人が一気に居なくなって、私と章は呆然と立ち竦んでいる。

思わず顔を見合わせていると、「弟、渡辺さん」と言って誰かが肩を叩く。
顔を上げるとやっぱり。志木さんだった。

「もう野次馬ができてるし、帰ろう。裏口にタクシー呼ぶよ。僕は店舗に行ってくるから、裏口で待ってて」

志木さんは私が持ってるものを受け取って、私達を裏のエレベーターの方に送り出す。


「行こう」
章は私の手を引いて、長い廊下を歩き始めた。


「えみ、大丈夫だよ。

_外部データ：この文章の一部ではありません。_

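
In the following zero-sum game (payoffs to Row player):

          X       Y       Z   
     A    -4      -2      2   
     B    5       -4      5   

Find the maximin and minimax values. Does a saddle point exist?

Maximin = -4, Minimax = -2, Saddle: False

Work:
Row minimums: [-4, -4] → maximin = -4
Column maximums: [5, -2, 5] → minimax = -2
No saddle point (maximin ≠ minimax). Mixed strategy needed.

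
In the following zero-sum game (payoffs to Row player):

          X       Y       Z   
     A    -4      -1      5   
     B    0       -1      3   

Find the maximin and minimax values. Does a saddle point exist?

Maximin = -1, Minimax = -1, Saddle: True

Work:
Row minimums: [-4, -1] → maximin = -1
Column maximums: [0, -1, 5] → minimax = -1
Saddle point exists! Game value = -1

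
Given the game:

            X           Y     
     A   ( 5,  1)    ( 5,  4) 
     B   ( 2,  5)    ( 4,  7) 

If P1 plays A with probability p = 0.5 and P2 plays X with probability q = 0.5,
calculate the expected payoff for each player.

E[P1] = 4.0, E[P2] = 4.25

Work:
E[P1] = p·q·π₁(A,X) + p·(1-q)·π₁(A,Y) + (1-p)·q·π₁(B,X) + (1-p)·(1-q)·π₁(B,Y)
= 0.5·0.5·5 + 0.5·0.5·5 + 0.5·0.5·2 + 0.5·0.5·4
= 4.0

E[P2] = 4.25 (similar calculation)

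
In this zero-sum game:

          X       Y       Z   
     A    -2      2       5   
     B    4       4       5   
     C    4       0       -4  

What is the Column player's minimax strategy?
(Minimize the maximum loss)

Column should play X or Y (all achieve the minimum), value = 4

Work:
Column player minimizes Row's maximum payoff:
Column X: max payoff to Row = 4
Column Y: max payoff to Row = 4
Column Z: max payoff to Row = 5
Minimum is 4, achieved by columns X, Y (tied).
Each of X or Y is a minimax strategy.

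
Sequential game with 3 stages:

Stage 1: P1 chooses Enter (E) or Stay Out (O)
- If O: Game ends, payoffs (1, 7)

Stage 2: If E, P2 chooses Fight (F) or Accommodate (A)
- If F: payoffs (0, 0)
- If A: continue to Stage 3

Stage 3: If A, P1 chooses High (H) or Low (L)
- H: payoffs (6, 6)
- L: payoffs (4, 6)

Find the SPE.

SPE: (E, A, H); Outcome (6, 6)

Work:
Stage 3: P1 chooses H (6 vs 4)
Stage 2: P2: F->0, A->6 (anticipating H). Choose A
Stage 1: P1: O->1, E->6 (anticipating A, H). Choose E
SPE path: E -> A -> H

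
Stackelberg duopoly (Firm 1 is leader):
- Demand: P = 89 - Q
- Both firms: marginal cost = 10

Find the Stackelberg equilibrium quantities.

q₁* (leader) = 39.5, q₂* (follower) = 19.75

Work:
Follower's reaction: q₂ = (a - c - q₁)/2
Leader substitutes: π₁ = q₁·(a - q₁ - (a-c-q₁)/2 - c)
FOC: q₁* = (89 - 10)/2 = 39.50
Then: q₂* = (89 - 10 - 39.5)/2 = 19.75
Leader has first-mover advantage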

もう終わったんだ」

何度も私に、「大丈夫だ」と声をかける。
ぼんやりとした黒い視界の中で、2人の足音だけが鮮明に響く。


エレベーターの前に来ると‐章はそっと私の目元に、指を持ってくる。


(そうか。私、泣いてたんだ)


章が指で拭うと、視界が鮮明になった。

だけどまた一気に視界がぼんやりとしてくる。
泣いていたと自覚すると、また一気に涙が溢れてきた。


「大丈夫だよ、もう大丈夫」


章がそっと私の肩を抱き、崩れそうな私を支えている。
だけど、章の温もりが涙を加速させていく。



よかった、終わったんだ。


私はずっと章の胸で、泣き続けていた。